Now I’ll be honest with you… when something says “50th anniversary”, you expect a bit of looking back, don’t you? Bit of nostalgia, bit of “remember when”.
But this? This feels like it’s got one foot in the past… and the other marching straight into the future.
Because the National Youth Music Theatre — that’s NYMT if you’ve ever seen the name pop up — isn’t just celebrating 50 years. It’s doing it by putting the spotlight exactly where it always has: on the next generation.
And when I say next generation… I mean it properly.

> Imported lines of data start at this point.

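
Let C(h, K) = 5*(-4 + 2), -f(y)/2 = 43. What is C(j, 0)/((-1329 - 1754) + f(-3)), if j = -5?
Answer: 10/3169 ≈ 0.0031556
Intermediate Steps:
f(y) = -86 (f(y) = -2*43 = -86)
C(h, K) = -10 (C(h, K) = 5*(-2) = -10)
C(j, 0)/((-1329 - 1754) + f(-3)) = -10/((-1329 - 1754) - 86) = -10/(-3083 - 86) = -10/(-3169) = -10*(-1/3169) = 10/3169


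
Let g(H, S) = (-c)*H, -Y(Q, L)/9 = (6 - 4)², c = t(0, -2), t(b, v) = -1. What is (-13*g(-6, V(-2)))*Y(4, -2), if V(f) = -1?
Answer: -2808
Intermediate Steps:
c = -1
Y(Q, L) = -36 (Y(Q, L) = -9*(6 - 4)² = -9*2² = -9*4 = -36)
g(H, S) = H (g(H, S) = (-1*(-1))*H = 1*H = H)
(-13*g(-6, V(-2)))*Y(4, -2) = -13*(-6)*(-36) = 78*(-36) = -2808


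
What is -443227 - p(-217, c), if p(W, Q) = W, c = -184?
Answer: -443010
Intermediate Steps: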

More than 1,300 young people auditioned across 13 cities, over 20 audition days — all hoping to be part of this 50th anniversary season. And when you look at what’s on offer, you can see exactly why.
We’re talking large-scale productions, new musical development, workshops, and training opportunities across performance, music, design and technical theatre. It’s not just one show — it’s a full programme designed to give young people a proper way in.
And tying it all together is the theme of dreams — not in a fluffy way, but in that real, slightly nerve-wracking, slightly exciting way. The kind where you don’t quite know where it’ll lead, but you go anyway
And the shows? Oh, they’ve gone big.
There’s The Ragged Child, coming back home — a musical that’s become a bit of an NYMT staple, now revived with a company of over 50 young performers. Proper scale, that.
Then you’ve got West Side Story opening the Birmingham programme, with a cast of 40 and an orchestra of more than 30. Love, division, hope — all the big themes, but carried by young voices stepping into something iconic.
And I quite like this — they’ve balanced it.
Because alongside the classics, there’s Just So, full of discovery and identity (which feels very fitting, doesn’t it?), and then brand new work like Every Day, where the entire ensemble shares the central role. Now that’s bold. That’s the sort of idea that makes you lean forward a bit.
But it’s not just about what ends up on stage.
There are workshops, masterclasses, residential courses — all the behind-the-scenes stuff that actually builds people. Writers, designers, technicians, not just performers.
And that’s the bit I always think gets overlooked.
Because we all see the finished show… but this is where it starts.
There’s even new musicals being developed right now — titles like Unbound, Lifelines, and The Unstoppable Letty Pegg — which, let’s be honest, might be the shows people are talking about in a few years’ time.
And tucked into it all is something I really liked…
A return to GROWL The Reunion at the FUSE International Festival, reconnecting with an international youth partnership that started back in 2019. Because it’s not just about talent — it’s about connection too.
Chris Cuming, NYMT’s Artistic Director, puts it plainly. Dreams get pushed aside sometimes. Life gets in the way. But for 50 years, NYMT has kept making space for them — giving young people the chance to be bold, to tell stories, to step onto stages they might never have imagined.
And I think that’s what this really is.
Not just a celebration of what’s been…
…but a quiet reminder of where everything you see on the big stages often begins.
With someone young, probably a bit nervous… stepping forward and giving it a go.
And if you ask me?
That’s just as exciting as opening night.